Cet artisan est un chercheur qui travaille beaucoup pour des inventeurs en dehors d’une spécialité qu’il a fait breveter et qui consiste en une boîte en fonte dans laquelle se trouve un couple de pignons coniques fondus qui permet à l’aide d’une manivelle de remonter les stores en toile qui garantissent du soleil les devantures des magasins. Il a un outillage très varié mais simple.

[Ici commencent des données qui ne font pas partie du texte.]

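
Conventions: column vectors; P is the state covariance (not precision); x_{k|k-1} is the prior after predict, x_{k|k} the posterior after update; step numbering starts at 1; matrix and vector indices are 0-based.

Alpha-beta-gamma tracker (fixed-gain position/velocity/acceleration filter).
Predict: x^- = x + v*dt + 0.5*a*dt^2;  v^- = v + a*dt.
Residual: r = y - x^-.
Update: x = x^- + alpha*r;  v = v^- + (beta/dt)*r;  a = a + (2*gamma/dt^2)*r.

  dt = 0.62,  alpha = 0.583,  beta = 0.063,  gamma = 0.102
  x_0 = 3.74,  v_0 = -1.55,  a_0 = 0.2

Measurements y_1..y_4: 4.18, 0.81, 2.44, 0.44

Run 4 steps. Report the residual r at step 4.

resid = -0.9448

step 1: x_pred=2.8174  r=1.3626  x^+=3.6118  v^+=-1.2875  a^+=0.9231
step 2: x_pred=2.9910  r=-2.1810  x^+=1.7195  v^+=-0.9368  a^+=-0.2343
step 3: x_pred=1.0936  r=1.3464  x^+=1.8785  v^+=-0.9453  a^+=0.4802
step 4: x_pred=1.3848  r=-0.9448  x^+=0.8340  v^+=-0.7436  a^+=-0.0212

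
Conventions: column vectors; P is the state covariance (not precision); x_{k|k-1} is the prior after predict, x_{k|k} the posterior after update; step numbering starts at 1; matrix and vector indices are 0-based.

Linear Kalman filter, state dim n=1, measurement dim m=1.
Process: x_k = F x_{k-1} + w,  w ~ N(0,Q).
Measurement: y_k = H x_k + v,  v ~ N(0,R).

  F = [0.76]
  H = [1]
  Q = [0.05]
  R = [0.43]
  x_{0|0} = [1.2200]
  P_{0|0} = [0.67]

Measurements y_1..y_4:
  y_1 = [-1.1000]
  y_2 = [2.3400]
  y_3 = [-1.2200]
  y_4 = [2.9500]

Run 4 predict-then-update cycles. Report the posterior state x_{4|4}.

x_post = [0.6403]

step 1: x^-=[0.9272]  P^-=[0.4370]  S=[0.8670]  K=[0.5040]  nu=[-2.0272]  x^+=[-0.0946]  P^+=[0.2167]
step 2: x^-=[-0.0719]  P^-=[0.1752]  S=[0.6052]  K=[0.2895]  nu=[2.4119]  x^+=[0.6263]  P^+=[0.1245]
step 3: x^-=[0.4760]  P^-=[0.1219]  S=[0.5519]  K=[0.2209]  nu=[-1.6960]  x^+=[0.1014]  P^+=[0.0950]
step 4: x^-=[0.0771]  P^-=[0.1049]  S=[0.5349]  K=[0.1960]  nu=[2.8729]  x^+=[0.6403]  P^+=[0.0843]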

Mon père conçoit un pétrin mécanique à cuve en bois cylindrique tournante qui, supportée par son axe vertical, sera entrainée mécaniquement et dans laquelle tournera un malaxeur vertical. Il a fait un petit croquis de ce qu’il conçoit et on passe à l’exécution en septembre. Facture en novembre : 1 134 francs, 389 heures d’ouvrier.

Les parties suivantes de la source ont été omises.